= Max Planck Institute for the Physics of Complex Systems =

Research institute in Germany

The Max Planck Institute for the Physics of Complex systems is one of the 84 institutes of the Max-Planck-Gesellschaft, located in Dresden, Germany.

== Research ==
The research at the institute in the field of the physics of complex systems ranges from classical to quantum physics and focuses on three main areas (see Departments). Additionally, independent research groups strengthen and interpolate the research in and between the divisions on a broad range of topics (see Research groups).

== Departments ==

- Condensed matter (headed by Roderich Moessner)
- Finite systems (headed by Jan-Michael Rost)
- Biological physics (headed by Frank Jülicher)

== Research groups ==

- Dynamics in Correlated Quantum Matter (Markus Heyl)
- Quantum aggregates (Alexander Eisfeld)
- Mesoscopic Physics of Life (Christoph A. Weber)
- Fractionalization and Topology in Quantum Matter (Inti A. N. Sodemann Villadiego)
- Statistical Physics of Living Systems (Steffen Rulands)
- Self-organization of biological structures (Jan Brugués)
- Correlations and Transport in Rydberg Matter (Matthew Eiles)
- Computational Quantum Many-body Physics (David Luitz)
- Nonlinear Time Series Analysis (Holger Kantz)
- Computational Biology and Evolutionary Genomics (Michael Hiller)
- Quantum Many-Body Systems (Anne E. B. Nielsen)
- Strongly Correlated Light-Matter Systems (Francesco Piazza)
- Order and Disorder in Driven Systems (Marko Popovic)
- Correlations and Topology (Ashley Meaghan Cook)
- Self-Organization of Multicellular Systems (Pierre Haas)

== Collaborations ==
The Institute hosts a Phd program (International Max Planck Research School - IMPRS) for Many Particle Systems in Structured Environments (previously: IMPRS for Dynamical Processes in Atoms, Molecules and Solids).

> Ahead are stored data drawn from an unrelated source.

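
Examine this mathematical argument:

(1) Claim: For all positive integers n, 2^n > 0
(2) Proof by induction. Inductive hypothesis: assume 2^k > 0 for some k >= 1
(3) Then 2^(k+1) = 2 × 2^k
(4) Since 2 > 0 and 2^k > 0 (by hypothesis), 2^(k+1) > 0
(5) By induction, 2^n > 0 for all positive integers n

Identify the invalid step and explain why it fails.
Step 5: By induction, 2^n > 0 for all positive integers n

Step 5 concludes the proof by induction, but no base case was ever established. A valid induction proof requires: (1) a base case proving 2^1 > 0, and (2) an inductive step showing IF 2^k > 0 THEN 2^(k+1) > 0. Steps 2-4 correctly establish the inductive step, but without the base case the conclusion in step 5 does not follow.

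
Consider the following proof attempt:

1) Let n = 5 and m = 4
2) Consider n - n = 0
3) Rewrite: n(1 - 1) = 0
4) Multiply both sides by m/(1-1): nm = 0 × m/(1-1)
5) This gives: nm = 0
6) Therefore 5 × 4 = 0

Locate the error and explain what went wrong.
Step 4: Multiply both sides by m/(1-1): nm = 0 × m/(1-1)

Step 4 multiplies both sides by m/(1-1). However, 1-1 = 0, so this is multiplication by m/0, which is undefined. We cannot multiply by an undefined expression.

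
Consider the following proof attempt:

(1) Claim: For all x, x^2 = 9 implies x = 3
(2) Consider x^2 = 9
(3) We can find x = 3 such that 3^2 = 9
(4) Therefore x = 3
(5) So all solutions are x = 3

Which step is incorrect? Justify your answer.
Step 4: Therefore x = 3

Step 4 incorrectly concludes that x = 3 is the only solution. The proof shows that x = 3 is A solution (existence), but does not show it is the ONLY solution (uniqueness). In fact, x = -3 is also a solution since (-3)^2 = 9. Finding one solution doesn't prove there are no others.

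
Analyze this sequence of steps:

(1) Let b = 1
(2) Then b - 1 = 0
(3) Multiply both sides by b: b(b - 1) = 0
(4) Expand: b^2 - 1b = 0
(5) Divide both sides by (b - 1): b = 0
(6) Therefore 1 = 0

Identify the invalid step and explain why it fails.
Step 5: Divide both sides by (b - 1): b = 0

Step 5 divides both sides by (b - 1). However, since b = 1, we have (b - 1) = 0. Division by zero is undefined, making this step invalid.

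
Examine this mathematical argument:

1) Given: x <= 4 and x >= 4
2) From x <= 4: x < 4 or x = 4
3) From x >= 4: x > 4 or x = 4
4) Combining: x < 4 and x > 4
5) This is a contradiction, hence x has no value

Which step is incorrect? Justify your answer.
Step 4: Combining: x < 4 and x > 4

Step 4 incorrectly combines the conditions. From x <= 4 and x >= 4, the intersection is x = 4. The error treats the 'or' cases as 'and' requirements. The correct conclusion is that x = 4 is the unique solution, not that no solution exists.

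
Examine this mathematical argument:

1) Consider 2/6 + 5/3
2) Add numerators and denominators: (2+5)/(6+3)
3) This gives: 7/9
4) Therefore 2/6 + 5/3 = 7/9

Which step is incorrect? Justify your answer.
Step 2: Add numerators and denominators: (2+5)/(6+3)

Step 2 incorrectly adds fractions by separately adding numerators and denominators. This is wrong. The correct method requires a common denominator: 2/6 + 5/3 = (2×3 + 5×6)/(6×3) = 36/18 = 2. The method used gives 7/9, which is different.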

The degree is usually awarded by the Technische Universität Dresden. Apart from this, the institute closely collaborates with numerous institutes at home and overseas including, for example the Leibniz Institute for Solid State and Materials Research (IFW), the Max Planck Institute for Chemical Physics of Solids (MPI-CPfS) and the Max Planck Institute of Molecular Cell Biology and Genetics. MPI PKS forms together with TU Dresden and the other non-university research institutions in Dresden the research alliance Dresden-concept.